By Jennifer Dorsett
Field Editor
Agriculture will lose a longtime leader next year when the only lawmaker to chair both the House and Senate Agriculture committees steps down.
Kansas Senator Pat Roberts announced he will not seek reelection in 2020, ending a decades-long career in Congress.
“I am announcing I will serve the remainder of this term as your senator,” Roberts said at an event in Manhattan, Kansas. “However, I will not be a candidate in 2020 for a fifth term.”
Roberts assured constituents he would remain focused on trade issues and oversee the implementation of the 2018 Farm Bill “to make sure it is working for our farmers and ranchers.”

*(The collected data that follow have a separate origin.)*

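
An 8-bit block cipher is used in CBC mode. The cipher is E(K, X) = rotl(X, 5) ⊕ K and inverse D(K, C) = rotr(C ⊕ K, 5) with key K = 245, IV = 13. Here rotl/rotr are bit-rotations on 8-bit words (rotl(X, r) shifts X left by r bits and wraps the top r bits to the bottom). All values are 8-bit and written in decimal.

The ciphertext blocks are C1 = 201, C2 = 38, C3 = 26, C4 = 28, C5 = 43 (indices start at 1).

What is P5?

P5 = 234

CBC decryption: P_i = D(K, C_i) ⊕ C_{i−1}, with C_{0} = IV.
P5: D(K, 43) = 246; 246 ⊕ 28 = 234.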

Roberts was first elected to the U.S. House of Representatives in 1981 and served as House Agriculture Committee Chairman from 1995-1997. He was elected to the Senate in 1997, and he has served as Senate Agriculture Committee chair since 2015.
While in Congress, Roberts has been involved in crafting legislation important to agriculture, including most recently the 2018 Farm Bill and the 2016 biotechnology law regarding GMO labeling.

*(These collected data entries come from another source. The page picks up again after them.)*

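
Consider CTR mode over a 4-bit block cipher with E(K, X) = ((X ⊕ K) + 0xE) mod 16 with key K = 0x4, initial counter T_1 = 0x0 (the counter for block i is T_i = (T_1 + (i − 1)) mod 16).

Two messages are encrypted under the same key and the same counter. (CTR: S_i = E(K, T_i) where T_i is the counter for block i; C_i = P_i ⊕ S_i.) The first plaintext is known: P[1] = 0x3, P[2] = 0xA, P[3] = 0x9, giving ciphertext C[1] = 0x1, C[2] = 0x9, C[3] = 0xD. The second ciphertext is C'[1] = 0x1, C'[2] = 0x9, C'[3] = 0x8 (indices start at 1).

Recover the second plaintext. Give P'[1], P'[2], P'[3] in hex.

P'[1] = 0x3, P'[2] = 0xA, P'[3] = 0xC

In CTR with a reused counter, both messages share the same keystream S_i, so C_i ⊕ C'_i = P_i ⊕ P'_i and thus P'_i = P_i ⊕ C_i ⊕ C'_i.
P'[1]: 0x3 ⊕ 0x1 ⊕ 0x1 = 0x3.
P'[2]: 0xA ⊕ 0x9 ⊕ 0x9 = 0xA.
P'[3]: 0x9 ⊕ 0xD ⊕ 0x8 = 0xC.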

The biotechnology bill was “the most important vote for agriculture in the last 20 years,” according to Roberts, because it preempted a patchwork of state labeling laws that created challenges for food producers and manufacturers.

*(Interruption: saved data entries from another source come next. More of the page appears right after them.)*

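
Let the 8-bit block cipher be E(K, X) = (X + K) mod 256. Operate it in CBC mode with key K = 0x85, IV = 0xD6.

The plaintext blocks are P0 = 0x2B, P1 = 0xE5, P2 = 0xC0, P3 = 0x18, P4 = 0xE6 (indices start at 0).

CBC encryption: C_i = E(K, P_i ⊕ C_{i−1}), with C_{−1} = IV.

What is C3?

C3 = 0x2E

C0: P0 ⊕ 0xD6 = 0xFD; E(K, 0xFD) = 0x82.
C1: P1 ⊕ 0x82 = 0x67; E(K, 0x67) = 0xEC.
C2: P2 ⊕ 0xEC = 0x2C; E(K, 0x2C) = 0xB1.
C3: P3 ⊕ 0xB1 = 0xA9; E(K, 0xA9) = 0x2E.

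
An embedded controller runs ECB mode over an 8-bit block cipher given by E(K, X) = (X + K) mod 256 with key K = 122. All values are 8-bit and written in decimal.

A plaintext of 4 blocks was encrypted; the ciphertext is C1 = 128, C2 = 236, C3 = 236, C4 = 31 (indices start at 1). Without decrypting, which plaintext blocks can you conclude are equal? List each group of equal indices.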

During his time in the House, Roberts was influential in getting the 1996 farm bill, known as the Freedom to Farm, passed.
The bill eliminated the link between income support payments and farm prices. Instead, it implemented a seven-year production flexibility contract providing farmers and ranchers with fixed income payments independent of the then-current farm prices and production.
“Back in ’96 it was time for a revolutionary bill…or at least a new approach from 40 years of farm program policy where the government dictated what a farmer planted,” Roberts told Agri-Pulse. “For every set-aside we had, our competitors around the world would increase production. It just wasn’t working at all.”
He said the 2018 Farm Bill “addresses the current need.”